Updated: Mon, 5 October, 2020

Schiacciata, the harvest bread from Tuscany is a sweet focaccia traditionally stuffed with grapes - or with raisins. Who says you can't have both in one schiacciata?

schiacciata con l'uva

Flat breads of Italy and France

The Italian and the French have a lovely way with flat bread. They salt it, stuff it with olives, ham, cheese, soft fruit, preserves, sugar or whatever else you like. There's French fougasse, there is Italian focaccia and their respective varieties, sweet or savoury. This one is Tuscan festive harvest bread and it's great with a cup of coffee in the morning.

grape schiacciata

Schiacciata con l'uva

It is traditionally made with black, juicy Italian grapes - uva - hence the 'harvest bread' label it bears.
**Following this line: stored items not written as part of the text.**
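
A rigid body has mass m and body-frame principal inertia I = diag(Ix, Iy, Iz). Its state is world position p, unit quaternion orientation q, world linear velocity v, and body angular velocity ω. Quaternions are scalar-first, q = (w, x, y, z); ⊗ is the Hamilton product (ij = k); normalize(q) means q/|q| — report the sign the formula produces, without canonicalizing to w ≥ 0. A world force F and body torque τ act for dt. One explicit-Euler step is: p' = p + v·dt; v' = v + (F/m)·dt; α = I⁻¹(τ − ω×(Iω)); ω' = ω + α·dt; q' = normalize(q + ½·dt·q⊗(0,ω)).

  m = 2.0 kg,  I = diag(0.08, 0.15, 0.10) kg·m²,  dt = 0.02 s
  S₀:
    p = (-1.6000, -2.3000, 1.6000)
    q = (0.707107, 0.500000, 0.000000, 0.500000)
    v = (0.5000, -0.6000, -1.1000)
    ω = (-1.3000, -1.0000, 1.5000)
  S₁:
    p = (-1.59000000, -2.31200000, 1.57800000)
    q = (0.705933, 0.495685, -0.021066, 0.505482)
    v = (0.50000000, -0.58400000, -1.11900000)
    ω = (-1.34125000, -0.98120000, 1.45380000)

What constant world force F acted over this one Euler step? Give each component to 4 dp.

F = (0.0000, 1.6000, -1.9000)

velocity change Δv = (0.00000000, 0.01600000, -0.01900000)
applied force F = (0.0000, 1.6000, -1.9000)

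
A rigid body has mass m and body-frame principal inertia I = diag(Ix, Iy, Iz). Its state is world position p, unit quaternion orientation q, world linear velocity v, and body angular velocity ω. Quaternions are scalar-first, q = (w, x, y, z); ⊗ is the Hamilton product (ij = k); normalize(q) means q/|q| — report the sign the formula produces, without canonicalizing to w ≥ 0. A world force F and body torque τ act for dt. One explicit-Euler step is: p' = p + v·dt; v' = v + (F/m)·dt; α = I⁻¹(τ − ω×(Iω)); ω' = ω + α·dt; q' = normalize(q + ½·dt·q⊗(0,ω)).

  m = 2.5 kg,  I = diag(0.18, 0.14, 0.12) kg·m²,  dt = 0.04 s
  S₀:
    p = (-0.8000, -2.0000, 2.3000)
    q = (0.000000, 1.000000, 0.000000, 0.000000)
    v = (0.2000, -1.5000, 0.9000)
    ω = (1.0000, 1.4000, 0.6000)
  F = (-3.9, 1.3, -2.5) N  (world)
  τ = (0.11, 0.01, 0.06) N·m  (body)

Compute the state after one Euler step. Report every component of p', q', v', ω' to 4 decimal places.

p' = (-0.7920, -2.0600, 2.3360)
q' = (-0.0200, 0.9993, -0.0120, 0.0280)
v' = (0.1376, -1.4792, 0.8600)
ω' = (1.0282, 1.3926, 0.6387)

a = (-1.5600, 0.5200, -1.0000)
p + v·dt = (-0.7920, -2.0600, 2.3360)
new velocity v' = (0.1376, -1.4792, 0.8600)
(τ − ω×Iω)/I = (0.7044, -0.1857, 0.9667)
ω + α·dt = (1.0282, 1.3926, 0.6387)
Hamilton product q⊗(0,ω) = (-1.0000000, 0.0000000, -0.6000000, 1.4000000)
q' = normalize(q + ½dt·q⊗(0,ω)) = (-0.0200, 0.9993, -0.0120, 0.0280)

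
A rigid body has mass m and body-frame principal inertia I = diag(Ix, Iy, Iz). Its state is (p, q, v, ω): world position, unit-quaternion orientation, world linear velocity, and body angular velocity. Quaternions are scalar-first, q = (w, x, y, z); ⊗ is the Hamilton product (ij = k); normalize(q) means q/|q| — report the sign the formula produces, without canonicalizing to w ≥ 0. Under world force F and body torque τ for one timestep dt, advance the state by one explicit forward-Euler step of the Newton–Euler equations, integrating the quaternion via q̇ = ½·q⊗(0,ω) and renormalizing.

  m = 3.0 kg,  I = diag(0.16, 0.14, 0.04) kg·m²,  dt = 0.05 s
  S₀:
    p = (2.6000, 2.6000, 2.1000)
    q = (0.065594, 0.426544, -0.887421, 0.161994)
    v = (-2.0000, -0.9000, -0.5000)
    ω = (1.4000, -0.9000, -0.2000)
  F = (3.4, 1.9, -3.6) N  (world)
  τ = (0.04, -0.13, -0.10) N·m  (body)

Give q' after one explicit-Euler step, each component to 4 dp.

q⊗(0,ω) = (-1.3634417, 0.4151104, 0.2530658, 0.8453810)
q' = normalize(q + ½dt·q⊗(0,ω)) = (0.0315, 0.4365, -0.8803, 0.1830)

q' = (0.0315, 0.4365, -0.8803, 0.1830)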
What if you are overcome by an irresistible craving for schiacciata in early spring? You're saved, because there is also a version with raisins, schiacciata con uvetta.

I love grapes and strongly support their use in cakes, bakes and desserts but having seen Andrew Whiteley's recipe from his book 'Bread Matters', I decided he had the brilliant idea. Best of both: this schiacciata has raisins stuffed in the middle of the bread and grapes decorating it on top.

tuscan focaccia with grapes and raisins

How to make grape schiacciata?

It's easy to make: the dough comes together nicely and it's pleasant to handle even if you need to knead it by hand. I've seen enormous rectangular schiacciatas (schiacciate???) taking up the whole baking tray but a round, not too large loaf is more pleasing on the eye.

The soaking of the raisins for the filling is an absolutely essential step: you do not want dried gnarly fruit spilling out from the middle when you cut into your bread: you want luscious, gelled together filling of plump, swollen with wine flame or jumbo raisins, the best and biggest you can get.

schiacciata con uvetta

How to pronounce 'schiacciata'?

Regarding the name: for people with next to no Italian like me, schiacciata is a bit of a mouthful. I insisted on calling it SCIATICA, cleverly figuring they must both be derived from the word ‘squashed’: squashed nerve, squashed dough, same difference.

Sadly – not. Sciatica is from the Greek iskhiadikos - ‘pain in the hips’ rather than anything Latin or Italian meaning ‘squashed’ which is indeed the literal translation of ‘schiacciata’. Andrew Whiteley, of ‘Bread Matters’ that inspired me, helpfully suggests it’s pronounced ‘ski-a-charter’. Nice connotation. One way or another, sciatica or ski charter, this is simply a wonderful sweet focaccia.

schiacciata fiorentina with grapes and raisins

And it freezes well

The only downside is that it doesn’t keep so well, being a not particularly rich dough, so it’s best eaten when fresh. But in the unlikely case of there being a lot left, after it's served warm from the oven, freeze it. When defrosted, it will be nearly as nice and if you show it a warm oven for a few minutes, you won't be able to tell it has not just been baked.

Schiacciata con l'uva

Servings: 6-8Time: 3 hours 30 minutes


  • For the raisin filling:
  • 30g Vin Santo or sweet sherry
  • 200g raisins
  • For the ferment:
  • 20g sugar
  • 5g fresh yeast
  • 100g water (at 35C)
  • 75g flour type 00 or plain white
  • For the dough:
  • ferment (from above)
  • 100g wholemeal flour
  • 75g flour type 00 or strong white
  • 2g sea salt
  • 10g raw cane or demerara sugar
  • 30g olive oil
  • 50g water
  • For the topping:
  • 150g dark grapes
  • 20g raw cane or demerara sugar



1. Prepare the raisins the night before if possible, or at least an hour or two in advance. Pour the wine over the raisins in a bowl or a sealable plastic bag. Drain thoroughly before using – but there will be very little liquid left.

2. Prepare the ferment: dissolve the yeast and sugar in the water, gradually add to the flour and mix until smooth. Cover and leave in a warm place for about an hour.

3. After that time mix all the dough ingredients and knead until soft and supple. Cover and prove in a warm place for an hour or until doubled in volume.

4. Divide the dough in two parts and roll each out into a circle of about 15cm in diameter. Prepare a baking sheet lined with parchment and dusted with flour or semolina.

Dough for schiacciata

5. Lay one circle on the baking sheet, spread the drained raisins over it evenly, cover with the other circle and seal the edges. The edge of the bottom piece needs to be slightly pulled up and over the top piece and folded over to form a seal, like in a Cornish pasty.

How to make schiacciata con uva

6. Press the top of the dough gently to flatten it down to about 20cm now, pierce it with a skewer in several places to release trapped air. Press the grapes into the top, quite firmly, so they don’t pop out during final proving and baking. Sprinkle the sugar over the loaf and leave to prove for an hour again.

7. Preheat the oven to 180C/350F/gas 4. Bake the schiacciata for about 30 minutes, cool slightly on a wire rack and serve warm with mascarpone.